Carbon is an element of seemingly infinite possibilities. This is because the configuration of its electrons allows for numerous self-bonding combinations that give rise to a range of materials with varying properties. For example, transparent, superhard diamonds, and opaque graphite, which is used for both pencils and industrial lubricant, are comprised solely of carbon.
In this international collaboration between Yanshan University and Carnegie—which included Carnegie's Zhisheng Zhao, Timothy Strobel, Yoshio Kono, Jinfu Shu, Ho-kwang "Dave" Mao, Yingwei Fei, and Guoyin Shen—scientists pressurized and heated a structurally disordered form of carbon called glassy carbon.
Scientists had previously tried subjecting glassy carbon to high pressures at both room temperature (referred to as cold compression) and extremely high temperatures. But the so-called cold-synthesized material could not maintain its structure when brought back to ambient pressure, and under the extremely hot conditions, nanocrystalline diamonds were formed.

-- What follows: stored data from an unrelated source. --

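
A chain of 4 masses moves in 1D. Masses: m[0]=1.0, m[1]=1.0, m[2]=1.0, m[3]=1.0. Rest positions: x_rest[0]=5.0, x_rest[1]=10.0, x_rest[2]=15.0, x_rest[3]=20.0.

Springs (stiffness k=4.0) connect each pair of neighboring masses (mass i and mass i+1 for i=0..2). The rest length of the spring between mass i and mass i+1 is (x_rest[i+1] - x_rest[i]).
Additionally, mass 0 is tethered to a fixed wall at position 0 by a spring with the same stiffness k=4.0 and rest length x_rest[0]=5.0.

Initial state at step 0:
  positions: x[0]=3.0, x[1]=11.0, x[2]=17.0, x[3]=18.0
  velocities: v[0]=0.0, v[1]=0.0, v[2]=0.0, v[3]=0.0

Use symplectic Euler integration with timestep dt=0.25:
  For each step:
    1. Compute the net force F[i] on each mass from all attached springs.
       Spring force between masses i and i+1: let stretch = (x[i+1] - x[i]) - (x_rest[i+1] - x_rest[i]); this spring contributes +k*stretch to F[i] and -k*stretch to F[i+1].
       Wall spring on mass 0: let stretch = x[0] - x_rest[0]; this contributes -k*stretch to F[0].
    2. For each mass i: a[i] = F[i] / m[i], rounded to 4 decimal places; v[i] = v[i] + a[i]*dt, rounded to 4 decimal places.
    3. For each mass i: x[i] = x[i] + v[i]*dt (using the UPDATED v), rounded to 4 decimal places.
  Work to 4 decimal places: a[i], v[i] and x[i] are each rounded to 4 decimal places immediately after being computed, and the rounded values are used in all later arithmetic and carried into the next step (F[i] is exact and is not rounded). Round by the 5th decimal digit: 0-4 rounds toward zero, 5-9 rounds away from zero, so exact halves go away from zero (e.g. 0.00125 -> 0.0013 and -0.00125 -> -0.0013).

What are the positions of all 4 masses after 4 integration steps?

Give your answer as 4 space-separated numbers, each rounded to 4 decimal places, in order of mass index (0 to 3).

Step 0: x=[3.0000 11.0000 17.0000 18.0000] v=[0.0000 0.0000 0.0000 0.0000]
Step 1: x=[4.2500 10.5000 15.7500 19.0000] v=[5.0000 -2.0000 -5.0000 4.0000]
Step 2: x=[6.0000 9.7500 14.0000 20.4375] v=[7.0000 -3.0000 -7.0000 5.7500]
Step 3: x=[7.1875 9.1250 12.7969 21.5156] v=[4.7500 -2.5000 -4.8125 4.3125]
Step 4: x=[7.0625 8.9336 12.8555 21.6641] v=[-0.5000 -0.7656 0.2343 0.5938]

Answer: 7.0625 8.9336 12.8555 21.6641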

The newly created carbon is comprised of both graphite-like and diamond-like bonding motifs, which gives rise to the unique combination of properties. Under the high-pressure synthesis conditions, disordered layers within the glassy carbon buckle, merge, and connect in various ways. This process creates an overall structure that lacks a long-range spatial order, but has a short-range spatial organization on the nanometer scale.
"Light materials with high strength and robust elasticity like this are very desirable for applications where weight savings are of the utmost importance, even more than material cost," explained Zhisheng Zhao a former Carnegie fellow, who is now a Yanshan University professor. "What's more, we believe that this synthesis method could be honed to create other extraordinary forms of carbon and entirely different classes of materials."
The study was published in Science Advances.